To obtain high-precision measurements, Rohde & Schwarz recommends using the R&S RT-ZPR20 power integrity probe with an SMA connector or soldered 50Ω SMA pigtail coax (probe included). This probe provides a full 2GHz bandwidth with very low noise. Although the bandwidth of this probe is specified at 2.0GHz, its frequency response has a slow roll-off and can capture 2.4GHz Wi-Fi signals that may be coupled to the power rail. Although the 2.4 GHz amplitude value will be attenuated to about 3dB, the ability to capture these coupled signals is very important for finding the coupling source.

When using the R&S RT-ZPR20 probe with the R&S RT-ZA25 probe head (browser), the bandwidth will be reduced to 350MHz.
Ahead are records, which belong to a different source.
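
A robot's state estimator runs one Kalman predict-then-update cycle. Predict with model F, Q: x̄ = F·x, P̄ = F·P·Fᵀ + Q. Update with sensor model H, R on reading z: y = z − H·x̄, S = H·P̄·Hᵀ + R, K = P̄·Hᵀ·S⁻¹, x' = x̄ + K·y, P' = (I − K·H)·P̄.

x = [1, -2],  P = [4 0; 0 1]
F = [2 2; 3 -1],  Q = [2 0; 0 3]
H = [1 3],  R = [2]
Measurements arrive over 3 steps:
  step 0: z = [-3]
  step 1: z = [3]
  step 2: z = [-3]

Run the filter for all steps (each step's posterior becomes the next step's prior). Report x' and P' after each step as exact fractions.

step 0: x' = [-610/129, 77/129], P' = [902/129 -286/129; -286/129 119/129]
step 1: x' = [-1573/934, 45471/29888], P' = [1378/467 -845/934; -845/934 14855/29888]
step 2: x' = [4078898/2441499, -19345327/12207495], P' = [7209122/2441499 -2212442/2441499; -2212442/2441499 6069232/12207495]

step 0: x̄ = F·x = [-2, 5]
step 0: P̄ = F·P·Fᵀ + Q = [22 22; 22 40]
step 0: y = z − H·x̄ = [-16]
step 0: S = H·P̄·Hᵀ + R = [516]
step 0: K = P̄·Hᵀ·S⁻¹ = [22/129; 71/258]
step 0: x' = x̄ + K·y = [-610/129, 77/129]
step 0: P' = (I − K·H)·P̄ = [902/129 -286/129; -286/129 119/129]
step 1: x̄ = F·x = [-1066/129, -1907/129]
step 1: P̄ = F·P·Fᵀ + Q = [2054/129 4030/129; 4030/129 10340/129]
step 1: y = z − H·x̄ = [7174/129]
step 1: S = H·P̄·Hᵀ + R = [119552/129]
step 1: K = P̄·Hᵀ·S⁻¹ = [221/1868; 17525/59776]
step 1: x' = x̄ + K·y = [-1573/934, 45471/29888]
step 1: P' = (I − K·H)·P̄ = [1378/467 -845/934; -845/934 14855/29888]
step 2: x̄ = F·x = [-4865/14944, -196479/29888]
step 2: P̄ = F·P·Fᵀ + Q = [63911/7472 195641/14944; 195641/14944 1060487/29888]
step 2: y = z − H·x̄ = [509503/29888]
step 2: S = H·P̄·Hᵀ + R = [12207495/29888]
step 2: K = P̄·Hᵀ·S⁻¹ = [285898/2441499; 3572743/12207495]
step 2: x' = x̄ + K·y = [4078898/2441499, -19345327/12207495]
step 2: P' = (I − K·H)·P̄ = [7209122/2441499 -2212442/2441499; -2212442/2441499 6069232/12207495]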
Using a grounding device that can minimize the ground loop area, such as a ground spring, can effectively improve measurement accuracy.

Tip 3: Achieving Sufficient Offset

AC coupling and blocking capacitors

The offset built into an oscilloscope is usually not enough to allow the user to center the waveform on the display and zoom in, which has two negative consequences: the oscilloscope uses only a small portion of the ADC vertical resolution and uses a larger vertical scale, which introduces additional noise; this degrades the measurement quality.

If you use blocking caps on selected paths and probes or use the oscilloscope in AC coupling mode, the DC component of the signal will be removed; this can partially solve the problem, but the actual DC value and drift will not be visible.

Probe with built-in offset

Some probes have additional built-in offset, which has the advantage of allowing the user to get enough offset to see the true DC value and low-frequency characteristics such as drift and sag. The R&S RT-ZPR20 power integrity probe has a built-in offset of ±60V and a dynamic range of 850mV, which means that the user can view AC characteristics up to 850mV on the DC power rail within the range of -60V and +60V.

Tip 4: Evaluate Switching and EMI

Frequency Domain Plot

Characterizing a power rail usually requires ensuring that there are no interfering signals coupled to the rail, and users sometimes need to consider switching harmonics. These interfering factors cannot be determined by looking at the time domain waveform, but they can be seen in the frequency domain through the FFT function of the oscilloscope.